One theory suggests that Neanderthal males were the ones to capture Neanderthal women, rather than the other way around, according to the author.

“If homo sapiens were breeding into the Neanderthal gene pool it was very rare, or it was not successful,” adds the author. 

“Sometimes hybridization doesn’t work in one direction.”

“Perhaps homo sapiens groups acted like sponges in absorbing pockets of late Neanderthals, and maybe that as much as anything else led to the eventual demise of the Neanderthals as a viable population.”

Neanderthals and modern humans once shared a single ancestor, but their lines began to split some 600,000 years ago. In Europe and Asia, they first came into contact with one another about 60,000 years ago, but Neanderthals vanished within 20,000 years.

About 2% of Neanderthal DNA is still present in modern humans living outside of Africa, and this DNA is thought to play a role in humans’ susceptibility to particular diseases and conditions.

It is thought that 40% of the complete Neanderthal genome is distributed globally, with different populations carrying differing portions of Neanderthal DNA.

However, there are regions of the human genome (known as deserts) that are devoid of Neanderthal DNA and which seem to be connected to the brain and speech, providing hints about the mental and vocal capacities of Neanderthals.

Prof.

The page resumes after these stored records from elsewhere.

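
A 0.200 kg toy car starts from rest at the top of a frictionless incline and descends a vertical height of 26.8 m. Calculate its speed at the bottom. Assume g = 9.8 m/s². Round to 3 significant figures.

By conservation of mechanical energy, mgh = ½mv²
The mass cancels from both sides.
v = √(2gh) = √(2 × 9.8 × 26.8) = √525.28 = 22.92 m/s

v = 22.9 m/s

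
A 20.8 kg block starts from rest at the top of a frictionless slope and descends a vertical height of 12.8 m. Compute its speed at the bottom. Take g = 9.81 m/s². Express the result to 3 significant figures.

Mechanical energy is conserved (no friction): mgh = ½mv²
v = √(2gh) = √(2 × 9.81 × 12.8) = √251.14 = 15.85 m/s

v = 15.8 m/s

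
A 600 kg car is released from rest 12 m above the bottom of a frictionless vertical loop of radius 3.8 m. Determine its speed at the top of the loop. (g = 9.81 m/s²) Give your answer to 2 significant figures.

Energy conservation: mgh = ½mv_top² + mg(2r)
v_top² = 2g(h − 2r) = 2(9.81)(12 − 7.600) = 86.33
v_top = 9.291 m/s

v = 9.3 m/s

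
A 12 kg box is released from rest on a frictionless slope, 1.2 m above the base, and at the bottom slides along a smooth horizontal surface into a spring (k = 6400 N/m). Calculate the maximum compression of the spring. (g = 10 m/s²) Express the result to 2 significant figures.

x = 0.21 m

Gravitational PE at the top equals spring PE at max compression: mgh = ½kx²
x = √(2mgh/k) = √(2 × 12 × 10 × 1.2 / 6400) = 0.2121 m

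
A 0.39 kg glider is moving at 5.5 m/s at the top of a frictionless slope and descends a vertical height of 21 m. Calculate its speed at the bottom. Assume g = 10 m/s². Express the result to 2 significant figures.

Mechanical energy is conserved (no friction): ½mv₀² + mgh = ½mv²
The mass cancels from both sides.
v² = v₀² + 2gh = (5.5)² + 2(10)(21) = 450.25
v = √450.25 = 21.22 m/s

v = 21 m/s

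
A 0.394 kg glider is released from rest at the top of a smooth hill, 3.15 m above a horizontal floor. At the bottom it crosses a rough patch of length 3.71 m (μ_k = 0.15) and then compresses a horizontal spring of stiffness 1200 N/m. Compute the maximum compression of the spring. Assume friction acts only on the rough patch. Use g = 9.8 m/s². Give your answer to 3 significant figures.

x = 0.129 m

Initial energy: E₁ = mgh = (0.394)(9.8)(3.15) = 12.163 J
Friction removes W_f = μ_k mg d = (0.15)(0.394)(9.8)(3.71) = 2.149 J
Energy reaching the spring: E = 12.163 − 2.149 = 10.014 J
At max compression ½kx² = E ⇒ x = √(2E/k) = √(2 × 10.014/1200) = 0.1292 m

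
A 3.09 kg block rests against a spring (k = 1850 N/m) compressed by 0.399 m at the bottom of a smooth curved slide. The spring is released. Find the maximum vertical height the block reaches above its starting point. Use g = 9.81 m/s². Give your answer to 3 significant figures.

At maximum height the block is at rest, so ½kx² = mgh
h = kx²/(2mg) = (1850)(0.399)²/(2 × 3.09 × 9.81) = 4.858 m

h = 4.86 m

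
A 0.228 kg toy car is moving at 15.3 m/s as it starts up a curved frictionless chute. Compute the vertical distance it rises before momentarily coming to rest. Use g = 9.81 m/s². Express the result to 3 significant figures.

h = 11.9 m

Setting KE at the bottom equal to PE gained: ½mv² = mgh
h = v²/(2g) = 15.3²/(2 × 9.81) = 11.93 m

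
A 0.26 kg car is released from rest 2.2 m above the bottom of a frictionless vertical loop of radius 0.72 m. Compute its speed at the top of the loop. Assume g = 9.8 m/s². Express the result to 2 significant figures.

Energy conservation: mgh = ½mv_top² + mg(2r)
v_top² = 2g(h − 2r) = 2(9.8)(2.2 − 1.440) = 14.90
v_top = 3.860 m/s

v = 3.9 m/s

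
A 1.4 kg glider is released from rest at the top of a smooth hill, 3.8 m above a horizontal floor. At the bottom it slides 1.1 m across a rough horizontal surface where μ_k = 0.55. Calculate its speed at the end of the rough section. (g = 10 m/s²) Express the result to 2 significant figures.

Applying the work–energy principle:
mgh = ½mv² + μ_k m g d
W_f = μ_k mg d = (0.55)(1.4)(10)(1.1) = 8.470 J
½mv² = mgh − W_f = 53.200 − 8.470 = 44.730 J
v = √(2 × 44.730/1.4) = 7.994 m/s

v = 8.0 m/s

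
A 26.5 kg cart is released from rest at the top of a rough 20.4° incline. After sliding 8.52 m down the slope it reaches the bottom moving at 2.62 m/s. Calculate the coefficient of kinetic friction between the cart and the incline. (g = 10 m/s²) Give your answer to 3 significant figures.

The energy dissipated by friction is the PE lost minus the KE gained:
mgL sinθ = 787.01 J; ½mv² = 90.953 J
W_f = 787.01 − 90.953 = 696.1 J
μ_k = W_f/(mg cosθ · L) = 696.1/(248.4 × 8.52) = 0.3289

μ_k = 0.329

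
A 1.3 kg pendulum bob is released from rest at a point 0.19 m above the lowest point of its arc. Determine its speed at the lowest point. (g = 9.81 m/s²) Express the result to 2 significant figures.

Equating total energy at the two states: mgh = ½mv²
v = √(2gh) = √(2 × 9.81 × 0.19) = √3.7278 = 1.931 m/s

v = 1.9 m/s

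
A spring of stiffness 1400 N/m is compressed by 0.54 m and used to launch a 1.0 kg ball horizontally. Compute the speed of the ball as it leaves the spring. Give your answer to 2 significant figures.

v = 20 m/s

Spring PE converts entirely to kinetic energy: ½kx² = ½mv²
v = x√(k/m) = 0.54 × √(1400/1.0) = 20.20 m/s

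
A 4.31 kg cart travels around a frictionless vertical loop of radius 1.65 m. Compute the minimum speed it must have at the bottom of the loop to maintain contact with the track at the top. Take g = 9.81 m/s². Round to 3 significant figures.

v = 9.00 m/s

At the top: mg = mv_top²/r ⇒ v_top² = gr = 16.19 m²/s²
Energy from bottom to top (height 2r): ½mv_bot² = ½mv_top² + mg(2r)
v_bot² = gr + 4gr = 5gr = 80.93
v_bot = √(5gr) = 8.996 m/s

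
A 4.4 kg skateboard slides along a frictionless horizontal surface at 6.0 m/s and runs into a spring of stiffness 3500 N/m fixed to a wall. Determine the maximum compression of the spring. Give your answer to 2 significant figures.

x = 0.21 m

All KE is stored as spring PE at maximum compression: ½mv² = ½kx²
x = v√(m/k) = 6.0 × √(4.4/3500) = 0.2127 m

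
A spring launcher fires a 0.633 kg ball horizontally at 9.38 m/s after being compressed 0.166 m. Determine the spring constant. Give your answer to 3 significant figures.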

Stringer thinks that if Neanderthals and humans had mated, more females might have been successfully born, thus giving homo sapiens communities a breeding advantage.

As opposed to trying to combine an ‘x’ and a ‘y’ chromosome from separate species, females contain two ‘x’ chromosomes rather than an ‘x’ and a ‘y,’ therefore matching them is biologically simpler.

According to Prof. Stringer, finding more examples could change the picture and suggest that the absence of human DNA in Neanderthal fossils may be an anomaly in the fossil record.

“There are more Neanderthal genomes coming out, but,” the author writes, “if it continues to show a lack of DNA from homo sapiens, then we have to start thinking that interbreeding is important.”

“If a larger sample of genomes from the critical 40 to 45,000 year ago period maintains the present pattern of Neanderthal DNA entering homo sapiens gene pool but not the reverse, this might provide a mechanism for the demise of Neanderthal populations.

“If fertile Neanderthals were regularly being absorbed into homo sapiens groups during that time period they were effectively being removed from Neanderthal gene pools, and such a consistent drain of prime-age individuals is not something that could be sustained for long in small hunter-gatherer groups.”

PaleoAnthropology published the study.